Jarod Machinga, a supervisory engineer at the veterans hospital in East Orange, N.J., took the payoffs over a five-year period in which he directed about $6.8 million of work to the company. Machinga pleaded guilty this week to multiple fraud charges.
The jobs involved maintenance, repairs and some new construction at the VA hospital, according to the complaint filed simultaneously with Machinga’s plea.
About $3.4 million was awarded in a contract connected to the company’s status as a Service-Disabled Veteran-Owned Small Business, initially approved in 2009.
The company’s owner, who is not identified in the complaint, is not a veteran, according to the U.S. Attorney’s Office, which prosecuted the case.
The rest of the money was paid through purchasing cards that Machinga had the authority to use on smaller jobs.
The preference program for SDVOSBs is meant to give an edge in federal contracting to companies owned and operated by veterans with a service-connected disability. Agencies can limit bidding on contracts reserved for those firms or award sole-source contracts that bypass normal bidding rules.
The Washington Examiner reported last month that lax verification requirements make the program vulnerable to fraud that is potentially costing taxpayers billions of dollars a year.
The Veterans Affairs Department is the only agency that checks the qualifications of applicants for the SDVOSB program. Other agencies allow firms to “self-certify,” meaning they rely on representations from company owners in determining eligibility.
“When trusted with the important work of serving and honoring our nation’s veterans, Jarod Machinga took the opportunity to serve himself,” said Paul Fishman, U.S. Attorney for New Jersey.
“Taking more than $1 million in kickbacks – including money meant for service-disabled, veteran-owned businesses – not only violates the law, it violates our sense of decency,” Fishman said.
Machinga was deep in debt through several businesses and real estate entities he owned outside of his job at VA, according to the complaint. His job at VA gave him authority to determine what repairs were needed at the hospital and to hire contractors.
About 2007, he hatched a scheme with the owner of a New Jersey construction company to rig VA awards in exchange for kickbacks. Initially, he used purchasing cards to steer the work, which allowed him to sign off on jobs worth $25,000 or less. The cap was decreased to $2,500 in October 2011.
About $3.4 million in work was paid for through the purchasing cards, which are unrelated to the SDVOSB program.
Another $3.4 million was paid through a contract awarded by Machinga in 2009 using the SDVOSB preference, according to the complaint. The construction contract did not have a fixed cap, meaning it could be used to issue additional jobs to the company without rebidding.

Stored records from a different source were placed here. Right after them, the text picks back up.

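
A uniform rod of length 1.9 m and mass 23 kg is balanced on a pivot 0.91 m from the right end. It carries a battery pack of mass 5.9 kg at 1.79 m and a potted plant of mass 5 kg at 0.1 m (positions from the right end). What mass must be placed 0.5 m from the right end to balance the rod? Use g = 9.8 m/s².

m ≈ 5.03 kg

Sum moments about the pivot (at 0.91 m from the right end) (the support reaction has zero arm there).
Beam weight: 23 × 9.8 = 225.4 N down at 0.95 m → arm 0.04 m, τ = 225.4 × 0.04 = 9.016 N·m counterclockwise.
Battery pack: 5.9 × 9.8 = 57.82 N down at 1.79 m → arm 0.88 m, τ = 57.82 × 0.88 = 50.88 N·m counterclockwise.
Potted plant: 5 × 9.8 = 49 N down at 0.1 m → arm 0.81 m, τ = 49 × 0.81 = 39.69 N·m clockwise.
Net moment of known loads = 20.21 N·m counterclockwise.
An unknown mass m at 0.5 m has arm 0.41 m; its moment is m·g·0.41 clockwise.
Στ = 0 ⇒ m × 9.8 × 0.41 = 20.21 ⇒ m = 20.21 / (9.8 × 0.41) = 5.03 kg.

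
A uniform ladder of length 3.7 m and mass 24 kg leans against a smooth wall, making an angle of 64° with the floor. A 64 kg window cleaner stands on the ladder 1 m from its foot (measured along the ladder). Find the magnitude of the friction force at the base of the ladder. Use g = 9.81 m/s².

Choose the foot of the ladder as the axis so the floor normal and friction both act there and drop out.
Ladder weight 24×9.81 = 235.4 N acts at 1.85 m along the ladder; its horizontal arm is 1.85·cos64° = 0.811 m → τ = 190.9 N·m clockwise.
Window cleaner: 64×9.81 = 627.8 N at 1 m → arm 0.4384 m → τ = 275.2 N·m clockwise.
Wall normal N acts horizontally at the top; its moment arm is the height L sinθ = 3.7·sin64° = 3.326 m, counterclockwise.
Στ = 0 ⇒ N × 3.326 = 466.1 ⇒ N = 140 N.
ΣFx = 0: friction at the foot balances the wall's push, so f = N_wall = 140 N.

f ≈ 140 N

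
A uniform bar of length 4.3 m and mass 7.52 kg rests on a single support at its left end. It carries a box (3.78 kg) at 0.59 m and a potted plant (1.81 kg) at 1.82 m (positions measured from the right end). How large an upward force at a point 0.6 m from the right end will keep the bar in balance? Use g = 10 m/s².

Choose the left end as the axis so the unknown pivot reaction has zero arm there.
Beam weight: 7.52 × 10 = 75.2 N down at 2.15 m → arm 2.15 m, τ = 75.2 × 2.15 = 161.7 N·m clockwise.
Box: 3.78 × 10 = 37.8 N down at 0.59 m → arm 3.71 m, τ = 37.8 × 3.71 = 140.2 N·m clockwise.
Potted plant: 1.81 × 10 = 18.1 N down at 1.82 m → arm 2.48 m, τ = 18.1 × 2.48 = 44.89 N·m clockwise.
Net moment of the loads = 346.8 N·m clockwise.
The upward force F acts at a point 0.6 m from the right end, arm 3.7 m, giving F × 3.7 counterclockwise.
Setting net torque to zero: F × 3.7 = 346.8 → F = 346.8 / 3.7 = 93.7 N.

F ≈ 93.7 N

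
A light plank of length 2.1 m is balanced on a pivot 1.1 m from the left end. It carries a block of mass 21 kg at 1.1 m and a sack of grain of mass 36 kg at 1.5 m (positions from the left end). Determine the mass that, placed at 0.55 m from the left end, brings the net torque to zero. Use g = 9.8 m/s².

m ≈ 26.2 kg

About the pivot (at 1.1 m from the left end):
Block: acts at the pivot, moment arm 0 → no torque.
Sack of grain: 36 × 9.8 = 352.8 N down at 1.5 m → arm 0.4 m, τ = 352.8 × 0.4 = 141.1 N·m clockwise.
Net moment of known loads = 141.1 N·m clockwise.
An unknown mass m at 0.55 m has arm 0.55 m; its moment is m·g·0.55 counterclockwise.
For rotational equilibrium, m × 9.8 × 0.55 = 141.1, so m = 141.1 / (9.8 × 0.55) = 26.2 kg.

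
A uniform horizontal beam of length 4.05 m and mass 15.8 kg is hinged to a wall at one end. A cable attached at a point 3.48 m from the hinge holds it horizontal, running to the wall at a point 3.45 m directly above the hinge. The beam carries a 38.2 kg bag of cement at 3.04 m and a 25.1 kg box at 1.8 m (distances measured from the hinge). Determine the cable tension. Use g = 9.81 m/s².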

Because of his position, Machinga was able to hide the fact that the company was controlled by an owner who did not qualify for the program.
Neither the business owner nor the company is identified by name in the criminal complaint. The plea agreement identifies the firm as Tyro General Construction, but provides no additional details.
Phone calls to Tyro went to an answering machine and were not returned. A spokeswoman for Fishman refused to comment beyond what is in the court documents.
James O’Neill, assistant inspector general for investigations at VA, said the kickback scheme was identified through ongoing anti-fraud investigations done by the IG.
During regular monitoring, a series of red flags were identified at the New Jersey veterans hospital. Further investigation led to Machinga, and ultimately to the company paying the kickbacks.
The firm, which O’Neill would not identify, had been allowed to self-certify its qualifications and used the name of a legitimately disabled veteran to obtain SDVOSB status.
Firms seeking thepreference in VA contracts were allowed to self-certify prior to 2010, when a new law required the agency to check the qualifications of applicants. Those rules do not apply to other agencies.
O’Neill said the firm was not recertified under the newer standards, but said he was uncertain whether it had received SDVOSB status under the old rules.
Companies that lose their certification can be allowed to finish previous contracts.
O’Neill said the investigation is continuing, but would not say if it involves other VA officials or additional companies that paid bribes to Machinga.
“Congress intended to create a benefit for those who served the country honorably and suffered a disability as a result,” O’Neill said. “They are the real victims in cases where contracts go to companies that commit fraud. These contracts could have gone to truly service-disabled veteran entrepreneurs.”
Machinga’s lawyer did not respond to requests for comment.